We attended opening night, which meant that Brian Vaughn played Oscar, while David Ivers played Felix. My wife’s girlfriend (with whom she has attended the last three years of festivals) was a student of one of the festival mucky-mucks, so they get inside information about stuff (and some fan photos with the actors…) Anyway, the sources says that Ivers is Felix in real life, while Vaughn is Oscar. So we got it played “straight,” so to speak. The funny thing is, it seemed so perfectly natural that way, but the pictures (and reviews) indicate that the opposite was also thoroughly convincing. In a perfect world, we would have seen it twice so we could see both versions.

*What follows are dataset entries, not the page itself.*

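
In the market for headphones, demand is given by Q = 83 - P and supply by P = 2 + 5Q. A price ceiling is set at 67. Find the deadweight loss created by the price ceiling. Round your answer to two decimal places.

0.75

Rewriting demand in inverse form: P = 83 - Q.
Without the control, 83 - Q = 2 + 5Q so Q* = 13.5 and P* = 69.5.
At P = 67, sellers supply (67 - 2)/5 = 13 while buyers want more, so the quantity traded is 13 at price 67.
At Q = 13 the demand price is 70 and the supply price is 67. Deadweight loss is the triangle between the curves from 13 to 13.5: (1/2)(70 - 67)(13.5 - 13) = 0.75.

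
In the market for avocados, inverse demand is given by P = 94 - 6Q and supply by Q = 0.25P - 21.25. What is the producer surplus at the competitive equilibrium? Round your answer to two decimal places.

Rewriting supply in inverse form: P = 85 + 4Q.
Setting demand equal to supply, 9 = 10Q, so Q* = 0.9 and P* = 88.6.
PS is the area between P* and the supply curve from 0 to Q*: (1/2)(0.9)(3.6) = 1.62.

1.62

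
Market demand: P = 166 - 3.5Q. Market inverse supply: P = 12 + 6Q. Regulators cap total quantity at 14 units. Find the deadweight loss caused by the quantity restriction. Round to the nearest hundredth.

Without the quota, 166 - 3.5Q = 12 + 6Q gives Q* = 16.2105.
At Q = 14 the demand price is 166 - 3.5(14) = 117 and the supply price is 12 + 6(14) = 96.
DWL = (1/2)(gap between curves at 14) x (Q* - 14) = (1/2)(21)(2.2105) = 23.2105.

23.21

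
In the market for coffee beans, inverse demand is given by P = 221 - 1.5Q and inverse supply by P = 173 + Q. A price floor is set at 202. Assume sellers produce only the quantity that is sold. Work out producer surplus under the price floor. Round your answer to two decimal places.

Without the control, 221 - 1.5Q = 173 + Q so Q* = 19.2 and P* = 192.2.
At P = 202, buyers demand (221 - 202)/1.5 = 12.6667 while sellers would supply more, so the quantity traded is 12.6667 at price 202.
The supply price at Q = 12.6667 is 185.6667. PS is the trapezoid between 202 and supply over [0, 12.6667]: (1/2)[(202 - 173) + (202 - 185.6667)](12.6667) = 287.1111.

287.11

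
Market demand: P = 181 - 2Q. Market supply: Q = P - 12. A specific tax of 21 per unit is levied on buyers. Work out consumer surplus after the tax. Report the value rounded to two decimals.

Rewriting supply in inverse form: P = 12 + Q.
Without the tax, 181 - 2Q = 12 + Q so Q* = 56.3333 and P* = 68.3333.
A tax on buyers shifts demand down by 21: (181 - 21) - 2Q = 12 + Q, so Q_t = 49.3333. Buyers pay P_b = 82.3333; sellers receive P_s = P_b - 21 = 61.3333.
Consumer surplus is the triangle under demand above P_b: (1/2)(49.3333)(181 - 82.3333) = 2433.7778.

2433.78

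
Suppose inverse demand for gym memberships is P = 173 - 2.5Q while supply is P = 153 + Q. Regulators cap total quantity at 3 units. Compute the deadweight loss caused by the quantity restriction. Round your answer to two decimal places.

Unrestricted equilibrium: Q* = (173 - 153)/(2.5 + 1) = 5.7143.
At Q = 3 the demand price is 173 - 2.5(3) = 165.5 and the supply price is 153 + (3) = 156.
DWL = (1/2)(gap between curves at 3) x (Q* - 3) = (1/2)(9.5)(2.7143) = 12.8929.

12.89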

Oh well. 

 Brian Vaughn (Oscar) and David Ivers (Felix)
This is the version we saw.

Speaking of casting, as is usually the case at the Festival, actors are expected to perform multiple plays. That means that the parts of Murray and Roy (two of the poker buddies) were played by “Cassius” (Rex Young) and “Julius Caesar” (Paul Michael Sandberg). We saw Julius Caesar in the afternoon, then The Odd Couple in the evening, so the dissonance was a bit jarring. Not in a bad way, though. Just impressive that they could immerse themselves in such different parts and flip the switch that fast. 

 David Ivers (Oscar) and Brian Vaughn (Felix)

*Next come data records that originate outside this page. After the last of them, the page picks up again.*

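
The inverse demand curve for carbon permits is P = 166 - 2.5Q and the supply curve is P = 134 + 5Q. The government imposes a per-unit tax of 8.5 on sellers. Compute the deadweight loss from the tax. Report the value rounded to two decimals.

4.82

Pre-tax equilibrium: 166 - 2.5Q = 134 + 5Q gives Q* = 4.2667, P* = 155.3333.
A tax on sellers shifts supply up by 8.5: 166 - 2.5Q = 134 + 5Q + 8.5, so Q_t = 3.1333. Buyers pay P_b = 158.1667; sellers receive P_s = P_b - 8.5 = 149.6667.
The welfare triangle lost has base Q* - Q_t = 1.1333 and height t = 8.5, so DWL = (1/2)(1.1333)(8.5) = 4.8167.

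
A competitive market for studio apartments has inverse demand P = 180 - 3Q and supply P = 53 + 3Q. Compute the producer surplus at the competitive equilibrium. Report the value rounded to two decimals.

Set 180 - 3Q = 53 + 3Q, which gives 127 = 6Q, so Q* = 21.1667 and P* = 180 - 3(21.1667) = 116.5.
The supply curve's price intercept is 53, so PS = (1/2)(Q*)(P* - 53) = (1/2)(21.1667)(63.5) = 672.0417.

672.04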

The kids liked this play well enough, and got a reasonable number of the jokes. Certainly a messy house and a compulsive cleaner were familiar enough. The older kids understood the verbal repartee better than the younger ones. They might even have appreciated the seriously awkward moments.

Perhaps the reason the play still rings true is that it carries an important truth. Wherever we go, we take ourselves with us. Our personalities and faults, our tics and obsessions. No matter how hard or far we ride, we can’t outrun what we feel inside. (To paraphrase Clint Black.) Felix’s problem isn’t his marriage, but himself. And the same with Oscar. By pairing up with a guy pal instead of a woman, they both have to confront the difficult sides of their own personalities.

And likewise, each finds that it is pretty hopeless to try to change the other - at least as much as they want to. Oscar does indeed become less of a slob by the end, and Felix might eventually loosen up a bit. But they are still, and always will be, Felix and Oscar. Not a great match, perhaps, for their own sanity. But an endless source of amusement to audiences over fifty years after it premiered.

***

This is probably the last live play I will see this year, given the other things on my schedule. But it has been a wonderful run. By my count, this is a total of nine for me (my wife saw even more), which is the most I have ever attended in one year. Even better, seven of those were with the kids, and the other two were just with my wife, so I got to share the experience with people dear to my heart.